Strabismus is the condition in which a person is unable to align both eyes simultaneously under normal visual conditions. When both eyes do not point at an object at the same time, it results in the appearance of one eye "turning" in relation to the other. This turning may be in, out, up, down. This eye turning may be constant, in which an eye turns all the time, or it may be intermittent. It may also alternate so that either eye turns at any given time. Besides the obvious turning of an eye, the individual with amblyopia has reduced coordination of both eyes, loss of stereopsis (depth perception), and may develop reduced vision in one eye (amblyopia).
There are many different causes of strabismus. The specific treatment is dependent on the specific type and cause. Strabismus can be treated at any age. Some factors favor younger patients, while compliance and motivation are more favorable with adults. Treatment typically consists of prescription lenses and prisms and a program of vision therapy. In certain patients, surgery may be recommended in conjunction with vision therapy. Surgery may cosmetically straighten the eyes, but does not typically improve visual function. The prognosis for optimal outcome in these cases is enhanced through pre and post-surgical vision therapy. Whether it is constant or intermittent, strabismus always requires treatment. It rarely goes away by itself nor will children outgrow it.
Amblyopia, more commonly known as "lazy eye", is a condition in which reduced vision, not correctable by glasses or contact lenses, will develop usually in just one eye. It is not due to any apparent structural or disease condition. It may be related to strabismus, since a turned eye generally loses vision to some extent due to disuse. Many patients with amblyopia may be unaware of the condition until they undergo a vision screening or a comprehensive vision examination. There are different causes of amblyopia and the treatment is dependent on the cause. In general, the treatment consists of the use of lenses and occlusion (patching) in conjunction with a vision therapy program. Patching of the non-amblyopic eye is more successful when it is part of an active vision therapy program.
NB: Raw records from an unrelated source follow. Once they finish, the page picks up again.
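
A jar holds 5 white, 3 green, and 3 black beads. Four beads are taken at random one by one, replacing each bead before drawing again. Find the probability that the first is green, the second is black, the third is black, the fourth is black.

81/14641

Multiply the conditional probability of each draw in order, with replacement (the composition resets each draw).
P = (3/11) · (3/11) · (3/11) · (3/11) = 81/14641 ≈ 0.0055.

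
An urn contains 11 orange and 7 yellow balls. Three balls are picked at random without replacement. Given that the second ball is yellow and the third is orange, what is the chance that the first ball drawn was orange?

P(first=orange and the second ball is yellow and the third is orange) = (11/18)·(7/17)·(10/16) = 385/2448.
P(E) = Σ over first color = 385/2448 + 77/816 = 77/306.
By Bayes, P(first=orange | E) = 385/2448 / 77/306 = 5/8 ≈ 0.6250.

5/8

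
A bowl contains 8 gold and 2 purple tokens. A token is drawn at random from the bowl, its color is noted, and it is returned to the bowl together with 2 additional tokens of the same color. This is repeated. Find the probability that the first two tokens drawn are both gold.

2/3

After a gold draw the bowl holds 10 gold out of 12.
P = (8/10)·(10/12) = 2/3 ≈ 0.6667.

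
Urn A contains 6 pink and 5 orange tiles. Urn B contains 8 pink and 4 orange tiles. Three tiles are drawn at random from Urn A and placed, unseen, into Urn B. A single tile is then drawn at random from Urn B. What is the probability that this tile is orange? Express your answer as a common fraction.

Condition on how many of the transferred tiles are orange (from Urn A: 5 orange of 11; then Urn B has 15 total).
  0 orange: C(5,0)C(6,3)/C(11,3) = 4/33; then P = 4/15
  1 orange: C(5,1)C(6,2)/C(11,3) = 5/11; then P = 5/15
  2 orange: C(5,2)C(6,1)/C(11,3) = 4/11; then P = 6/15
  3 orange: C(5,3)C(6,0)/C(11,3) = 2/33; then P = 7/15
P(orange from Urn B) = 59/165 ≈ 0.3576.

59/165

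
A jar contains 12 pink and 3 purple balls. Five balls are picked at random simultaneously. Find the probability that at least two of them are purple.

22/91

Sum the hypergeometric tail for j = 2,…,3 purple balls.
Favorable = C(3,2)·C(12,3) + C(3,3)·C(12,2) = 726; total = C(15,5) = 3003.
P = 726/3003 = 22/91 ≈ 0.2418.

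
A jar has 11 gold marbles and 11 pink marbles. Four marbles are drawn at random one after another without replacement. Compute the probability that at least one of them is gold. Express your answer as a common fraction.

Use the complement: P(at least one gold) = 1 − P(no gold).
P(none) = C(11,4)/C(22,4) = 330/7315.
So P = 1 − 330/7315 = 127/133 ≈ 0.9549.

127/133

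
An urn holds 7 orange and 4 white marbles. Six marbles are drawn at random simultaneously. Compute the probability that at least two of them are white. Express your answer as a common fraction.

53/66

Sum the hypergeometric tail for j = 2,…,4 white marbles.
Favorable = C(4,2)·C(7,4) + C(4,3)·C(7,3) + C(4,4)·C(7,2) = 371; total = C(11,6) = 462.
P = 371/462 = 53/66 ≈ 0.8030.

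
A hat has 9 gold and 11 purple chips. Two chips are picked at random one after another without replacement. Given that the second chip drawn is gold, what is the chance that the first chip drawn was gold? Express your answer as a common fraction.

8/19

P(first=gold and the second chip drawn is gold) = (9/20)·(8/19) = 18/95.
P(the second chip drawn is gold) = Σ over first color = 18/95 + 99/380 = 9/20.
By Bayes, P(first=gold | the second chip drawn is gold) = 18/95 / 9/20 = 8/19 ≈ 0.4211.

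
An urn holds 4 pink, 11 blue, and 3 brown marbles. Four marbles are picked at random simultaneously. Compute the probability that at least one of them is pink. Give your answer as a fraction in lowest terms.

2059/3060

Use the complement: P(at least one pink) = 1 − P(no pink).
P(none) = C(14,4)/C(18,4) = 1001/3060.
So P = 1 − 1001/3060 = 2059/3060 ≈ 0.6729.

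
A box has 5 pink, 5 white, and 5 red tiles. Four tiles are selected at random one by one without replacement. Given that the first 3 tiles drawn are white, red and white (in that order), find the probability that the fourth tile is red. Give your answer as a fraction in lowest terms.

1/3

After removing 2 white, 1 red, the box has 4 red out of 12 remaining.
P(fourth is red | given) = 4/12 = 1/3 ≈ 0.3333.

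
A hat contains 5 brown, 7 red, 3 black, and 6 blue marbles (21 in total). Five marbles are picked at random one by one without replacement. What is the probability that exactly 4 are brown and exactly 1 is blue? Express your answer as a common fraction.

10/6783

Unordered draws without replacement: count favorable combinations over C(21,5).
Favorable = C(5,4) · C(7,0) · C(3,0) · C(6,1) = 30; total = C(21,5) = 20349.
P = 30/20349 = 10/6783 ≈ 0.0015.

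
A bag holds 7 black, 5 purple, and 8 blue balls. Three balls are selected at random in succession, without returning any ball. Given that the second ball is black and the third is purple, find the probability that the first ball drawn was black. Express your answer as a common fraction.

P(first=black and the second ball is black and the third is purple) = (7/20)·(6/19)·(5/18) = 7/228.
P(E) = Σ over first color = 7/228 + 7/342 + 7/171 = 7/76.
By Bayes, P(first=black | E) = 7/228 / 7/76 = 1/3 ≈ 0.3333.

1/3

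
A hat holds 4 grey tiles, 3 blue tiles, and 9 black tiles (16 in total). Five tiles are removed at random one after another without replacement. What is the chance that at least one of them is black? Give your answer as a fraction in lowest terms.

Use the complement: P(at least one black) = 1 − P(no black).
P(none) = C(7,5)/C(16,5) = 21/4368.
So P = 1 − 21/4368 = 207/208 ≈ 0.9952.

207/208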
For many years, it was thought that amblyopia could only be treated during the "critical period" of visual development before seven or eight years of age. Current research has conclusively demonstrated that effective treatment can take place at any age, but the length of the treatment period increases dramatically the longer the condition has existed prior to treatment. Research has also demonstrated that patients with amblyopia are more likely to sustain injuries resulting in the loss of their good eye than individuals with two good eyes. This is one of the many reasons that early childhood examinations are essential.